# Help identifying S&W 38 Revolver



## Chris3425 (Feb 22, 2013)

My boss has an old Smith and Wesson 38 revolver that he inherited from his dad. It doesn't have a swing out cylinder, there is a cut out to load cartridges and the cylinder doesn't swing out you pull a pin and take the cylinder out. The grips are black plastic, not sure if they are originals. The serial number is 58019.

If anyone has any ideas as to what model this is and year of manufacture any help would be appreciated.


----------



## Spike12 (Dec 10, 2008)

There is a S&W forum. "S-W Forum" is it's tag.

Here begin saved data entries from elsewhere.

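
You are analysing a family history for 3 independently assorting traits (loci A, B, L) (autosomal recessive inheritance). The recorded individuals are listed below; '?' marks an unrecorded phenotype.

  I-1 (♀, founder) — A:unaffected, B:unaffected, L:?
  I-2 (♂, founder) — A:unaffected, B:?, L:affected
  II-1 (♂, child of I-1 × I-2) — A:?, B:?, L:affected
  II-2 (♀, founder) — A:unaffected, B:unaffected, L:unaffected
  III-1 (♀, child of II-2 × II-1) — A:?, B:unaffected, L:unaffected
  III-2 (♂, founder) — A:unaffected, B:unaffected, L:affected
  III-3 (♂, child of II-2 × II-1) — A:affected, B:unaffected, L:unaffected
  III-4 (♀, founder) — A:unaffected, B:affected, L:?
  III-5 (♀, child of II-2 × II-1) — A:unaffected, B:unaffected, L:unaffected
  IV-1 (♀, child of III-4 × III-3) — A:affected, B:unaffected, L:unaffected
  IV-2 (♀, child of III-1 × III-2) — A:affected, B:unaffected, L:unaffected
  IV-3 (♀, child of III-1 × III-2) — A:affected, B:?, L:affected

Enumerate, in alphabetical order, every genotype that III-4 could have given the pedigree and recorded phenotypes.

III-4 ∈ {Aa bb LL, Aa bb Ll, Aa bb ll}

A/I-1 un ·: AA|Aa
A/I-2 un ·: AA|Aa
A/II-1 ? I-1×I-2: Aa|aa
A/II-2 un ·: Aa
A/III-1 ? II-2×II-1: Aa|aa
A/III-2 un ·: Aa
A/III-3 aff II-2×II-1: aa
A/III-4 un ·: Aa
A/III-5 un II-2×II-1: AA|Aa
A/IV-1 aff III-4×III-3: aa
A/IV-2 aff III-1×III-2: aa
A/IV-3 aff III-1×III-2: aa
⇒ A over [I-1,I-2,II-1,II-2,III-1,III-2,III-3,III-4,III-5,IV-1,IV-2,IV-3]: 14 consistent
B/I-1 un ·: BB|Bb
B/I-2 ? ·: BB|Bb|bb
B/II-1 ? I-1×I-2: BB|Bb|bb
B/II-2 un ·: BB|Bb
B/III-1 un II-2×II-1: BB|Bb
B/III-2 un ·: BB|Bb
B/III-3 un II-2×II-1: BB|Bb
B/III-4 aff ·: bb
B/III-5 un II-2×II-1: BB|Bb
B/IV-1 un III-4×III-3: Bb
B/IV-2 un III-1×III-2: BB|Bb
B/IV-3 ? III-1×III-2: BB|Bb|bb
⇒ B over [I-1,I-2,II-1,II-2,III-1,III-2,III-3,III-4,III-5,IV-1,IV-2,IV-3]: 900 consistent
L/I-1 ? ·: Ll|ll
L/I-2 aff ·: ll
L/II-1 aff I-1×I-2: ll
L/II-2 un ·: LL|Ll
L/III-1 un II-2×II-1: Ll
L/III-2 aff ·: ll
L/III-3 un II-2×II-1: Ll
L/III-4 ? ·: LL|Ll|ll
L/III-5 un II-2×II-1: Ll
L/IV-1 un III-4×III-3: LL|Ll
L/IV-2 un III-1×III-2: Ll
L/IV-3 aff III-1×III-2: ll
⇒ L over [I-1,I-2,II-1,II-2,III-1,III-2,III-3,III-4,III-5,IV-1,IV-2,IV-3]: 20 consistent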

They have a section where the members provide a service of identifying and value of guns. 

NOTE: THERE IS A STICKY AT THE TOP OF THE PAGE THAT SAYS WHAT INFORMATION OFF YOUR GUN THEY NEED FIRST. FAILURE TO FOLLOW THAT WILL RESULT IN BAD WORDS AND NO INFO.


----------



## Steve M1911A1 (Feb 6, 2008)

That's not a S&W revolver.
It uses .38 S&W cartridges, but it was made by Harrington & Richardson.
They called it The American Double Action revolver.
This model was made from 1883 to 1940. Its serial number might indicate its year of manufacture, but my references don't say anything about that.
According to my references, it isn't worth much.

You might contact H&R and ask them for information. Click on: H&R 1871


----------



## Chris3425 (Feb 22, 2013)

Thank you that is the gun. I knew I could count on this forum for help!


----------